If passed, advocates said Assembly Bill 1335 could make a dent in Southern California's housing crisis.
The bill would add a $75 fee to some real estate transfers and put that money into a fund for development of below-market-rate properties. The fee would not apply to home sales, but rather situations where a property is transferred between family members or in and out of trusts.
"It'd be a big, honking hairy deal," said Alan Greenlee, executive director of the Southern California Association of Nonprofit Housing. "L.A. County particularly — California generally — are suffering from an extreme lack of homes that are affordable and at the same time, there's been a significant reduction in the public financing that's been made available to do this kind of development."

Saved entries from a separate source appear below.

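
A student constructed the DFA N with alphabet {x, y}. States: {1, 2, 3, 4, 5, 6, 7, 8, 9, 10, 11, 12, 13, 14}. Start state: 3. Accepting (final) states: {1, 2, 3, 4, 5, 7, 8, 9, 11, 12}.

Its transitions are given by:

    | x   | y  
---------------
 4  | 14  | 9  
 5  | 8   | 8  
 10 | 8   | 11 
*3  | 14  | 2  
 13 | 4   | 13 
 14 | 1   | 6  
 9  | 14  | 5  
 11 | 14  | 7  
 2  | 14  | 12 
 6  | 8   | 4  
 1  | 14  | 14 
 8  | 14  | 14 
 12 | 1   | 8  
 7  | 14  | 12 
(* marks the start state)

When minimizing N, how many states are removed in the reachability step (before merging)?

Starting at 3 and following transitions, the reachable set is {1, 2, 3, 4, 5, 6, 8, 9, 12, 14}. That leaves 7, 10, 11, 13 unreachable — 4 in total.

4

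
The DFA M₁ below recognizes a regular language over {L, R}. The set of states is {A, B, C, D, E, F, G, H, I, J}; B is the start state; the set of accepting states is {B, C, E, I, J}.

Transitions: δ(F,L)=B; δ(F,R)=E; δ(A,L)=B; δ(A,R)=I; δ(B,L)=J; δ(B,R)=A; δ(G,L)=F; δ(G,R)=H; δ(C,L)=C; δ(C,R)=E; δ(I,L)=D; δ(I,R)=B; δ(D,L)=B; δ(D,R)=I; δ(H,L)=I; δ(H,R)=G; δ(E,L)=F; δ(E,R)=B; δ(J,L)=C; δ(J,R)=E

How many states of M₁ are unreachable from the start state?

2

BFS from B reaches {A, B, C, D, E, F, I, J}; the 2 state(s) G, H are never visited.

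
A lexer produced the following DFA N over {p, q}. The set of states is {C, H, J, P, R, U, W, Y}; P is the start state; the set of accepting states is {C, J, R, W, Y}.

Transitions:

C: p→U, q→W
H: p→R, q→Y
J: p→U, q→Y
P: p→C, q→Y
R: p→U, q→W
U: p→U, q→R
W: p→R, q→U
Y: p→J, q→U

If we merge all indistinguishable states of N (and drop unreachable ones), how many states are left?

Reachable states from the start: {C,J,P,R,U,W,Y}. Unreachable: {H} — drop them.
Start with accepting vs non-accepting: {C,J,R,W,Y} | {P,U}.
Split {C,J,R,W,Y} by δ(·,p) → {C,J,R} and {W,Y}.
Split {P,U} by δ(·,p) → {P} and {U}.
No further refinement is possible. Final partition (4 blocks): {C,J,R} | {P} | {W,Y} | {U}.

4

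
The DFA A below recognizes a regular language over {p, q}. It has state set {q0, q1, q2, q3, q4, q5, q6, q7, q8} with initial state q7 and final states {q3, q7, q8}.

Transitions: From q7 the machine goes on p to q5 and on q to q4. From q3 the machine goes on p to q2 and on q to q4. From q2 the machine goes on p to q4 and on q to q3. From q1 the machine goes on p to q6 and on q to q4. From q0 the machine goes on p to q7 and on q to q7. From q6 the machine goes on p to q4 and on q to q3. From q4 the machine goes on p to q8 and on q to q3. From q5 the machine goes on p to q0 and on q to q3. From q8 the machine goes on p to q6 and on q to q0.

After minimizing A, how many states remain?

States {q1} cannot be reached from the start state, so discard them.
Start with accepting vs non-accepting: {q3,q7,q8} | {q0,q2,q4,q5,q6}.
Split {q0,q2,q4,q5,q6} by δ(·,p) → {q2,q5,q6} and {q0,q4}.
Stable partition: {q3,q7,q8} | {q2,q5,q6} | {q0,q4} — 3 equivalence classes.

3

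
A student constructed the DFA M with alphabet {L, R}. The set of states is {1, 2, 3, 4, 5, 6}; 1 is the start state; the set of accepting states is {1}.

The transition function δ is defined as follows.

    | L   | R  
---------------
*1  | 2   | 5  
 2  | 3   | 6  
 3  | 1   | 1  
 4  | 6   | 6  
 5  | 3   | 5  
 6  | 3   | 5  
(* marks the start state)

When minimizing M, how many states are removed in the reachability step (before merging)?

No path from 1 leads to 4; the other 5 states are all reachable.

1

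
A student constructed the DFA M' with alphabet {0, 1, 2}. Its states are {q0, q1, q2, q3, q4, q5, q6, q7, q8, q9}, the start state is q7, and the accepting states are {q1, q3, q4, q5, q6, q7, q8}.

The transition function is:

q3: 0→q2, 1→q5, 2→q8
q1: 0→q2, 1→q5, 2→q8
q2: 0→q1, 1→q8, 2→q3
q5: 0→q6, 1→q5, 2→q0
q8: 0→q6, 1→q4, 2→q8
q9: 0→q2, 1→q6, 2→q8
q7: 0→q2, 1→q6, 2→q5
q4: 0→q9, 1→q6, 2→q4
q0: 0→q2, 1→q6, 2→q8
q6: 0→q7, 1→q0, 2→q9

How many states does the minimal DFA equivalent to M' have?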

The state's redevelopment agencies dissolved in 2012 amid concerns they mismanaged money, leaving a major gap in funding for development of subsidized housing for California's poor.
That, combined with the expiration of a swath of bond measures enacted years ago, has cost Los Angeles County alone a half billion dollars a year less in investment for affordable housing, Greenlee said, making Los Angles and Orange counties the "overcrowding epicenter" of the country, with too many people packed into too small units to make the rent.
Only one in four projects that applies for public funds gets it, he said.
Assembly Speaker Toni Atkins (D-San Diego), who introduced the bill along with a package of affordable housing proposals, said the bills would produce a combined $300-500 million annually for low-income developments.
"California is going to increase population, so housing costs are going to get more and more out of reach - and I'm talking rents and home ownership," Atkins said.
It will require support from two thirds of the legislature to pass, meaning some Republicans would need to get on board. Assembly Republican Leader Kristin Olsen has said she'll oppose the bill because it addresses symptoms of the housing crisis, rather than the core problems.
It's not the first time this has been attempted--previous incarnations of the bill have died in past years, for lack of support of the California Association of Realtors.
Alex Creel, chief lobbyist for the group, said after negotiations with Atkins, the Realtors are supporting the proposal. Changes include capping the fees at $225 per transaction, adding an oversight board to the fund that includes Realtors, and setting aside 20 percent of the fund for owner-occupied developments.
Atkins said her preference would have been to include home sale transactions, which many other states do. That was in the original bill but was pulled out during negotiations.
"This is good policy and it is the right thing to do given our crisis that we have, but it's also politics," she said.
The Los Angeles County Board of Supervisors backed the bill. But Orange County's board voted to oppose it, saying the associated administrative costs are a waste of taxpayer dollars.
“AB 1335 will massively increase costs for working Californians to record real estate documents and could force them to choose between recording the documents they need to protect their property or having to spend their hard-earned dollars on other necessities to support themselves and their families," Orange County Supervisor Michelle Steel said in a statement to KPCC. "Instead of growing government and increasing costs on hard-working Californians, the State should focus on reducing regulations to make it easier to build truly affordable housing options for all.”
Atkins said the message she's taking to Republicans is the same message she's taking to members of her own party.
"I think it's a matter of showing them what their communities can get," she said, from the cities to the rural areas. "There's not a community up and down this state that doesn't say that they're in crisis right now because of housing availability and prices."
Greenlee said the fund would touch a population that largely remains ignored by safety net institutions.
Recent interest in housing homeless veterans and the chronically homeless has brought some more resources to aid the very, very poor but the working poor haven't gotten as much attention.
"The sector in between the really desperately needy and the really rich folks--that needs some help, too," he said.
An earlier version of this story incorrectly referred to the California Association of Realtors. KPCC regrets the error.